Medieval Suspended Spinning using Distaffs

Master spinner demonstrates how to dress a medieval-style cone distaff with flax (linen)

Dressing a cone-shaped distaff with flax

While at Avacal September Crown (a SCA event) I took a class on using a distaff for suspended spinning. I didn’t quite get the idea behind suspended spinning (it kind of made my hand hurt pretty quickly) but I did enjoy using the distaff to control the fibre for spinning.

Master spinner demonstrates how to dress a medieval-style cone distaff with flax (linen)

Dressing a cone-shaped distaff with flax

We used a rough combed wool to learn to do the suspended spinning, a carded wool on a short hand-held distaff, and finally some flax (linen) on a tall distaff to learn that method as well. Apparently we need a tall distaff for flax, because the ‘triangle’ where the fibre is drawn from needs to be much larger.

I took some photos at the event, along with some video, that I thought I’d share here. Most of these are from while our instructor (her society name is Effym Murray, and mundanely she is a master spinner) was showing the method of dressing a cone-shaped distaff with flax.

Master spinner demonstrates how to dress a medieval-style cone distaff with flax (linen)

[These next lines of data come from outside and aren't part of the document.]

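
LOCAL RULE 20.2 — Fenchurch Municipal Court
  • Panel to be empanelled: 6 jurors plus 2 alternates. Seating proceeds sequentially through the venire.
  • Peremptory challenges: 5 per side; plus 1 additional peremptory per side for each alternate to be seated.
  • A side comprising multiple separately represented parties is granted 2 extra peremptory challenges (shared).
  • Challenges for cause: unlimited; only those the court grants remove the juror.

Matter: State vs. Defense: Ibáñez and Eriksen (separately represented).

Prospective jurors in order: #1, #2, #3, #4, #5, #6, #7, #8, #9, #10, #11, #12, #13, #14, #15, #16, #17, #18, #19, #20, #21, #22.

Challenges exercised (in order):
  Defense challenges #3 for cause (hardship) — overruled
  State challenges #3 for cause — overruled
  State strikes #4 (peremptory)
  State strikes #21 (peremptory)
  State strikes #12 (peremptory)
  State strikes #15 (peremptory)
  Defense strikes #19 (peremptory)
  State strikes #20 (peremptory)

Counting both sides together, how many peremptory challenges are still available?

State allotment: 5 base + 1 × 2 alternates = 7. Defense allotment: 5 base + 1 × 2 alternates + 2 multi-party = 9.
State peremptories used: #4, #21, #12, #15, #20 — 5 (the for-cause on #3 doesn't count).
Defense peremptories used: #19 — 1 (the for-cause on #3 doesn't count).
Remaining: (7 − 5) + (9 − 1) = 10.

10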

Dressing a cone-shaped distaff with flax

Part of the method was to pin one end of the fibre and then fanning the ends out in an accordion style, creating bit of  a ‘spiderweb’ of fibre. Our instructor did this on top of a towel to control the flax.

Videos

First attempt to dress the distaff cone – the fibre is too high up.

Second attempt – the right placement of the fibre on the cone.

Wool

Hand-spinning combed wool using a hand-held short distaff and a drop spindle.

Hand spinning with a hand-held distaff

I was so keen on trying the suspended spinning with the distaff, that I didn’t get a photo of spinning with the wool that we started with from class. Instead, I got a little photo once I got home, and got spinning with it a little more! This is the hand-held distaff, and combed, not carded wool.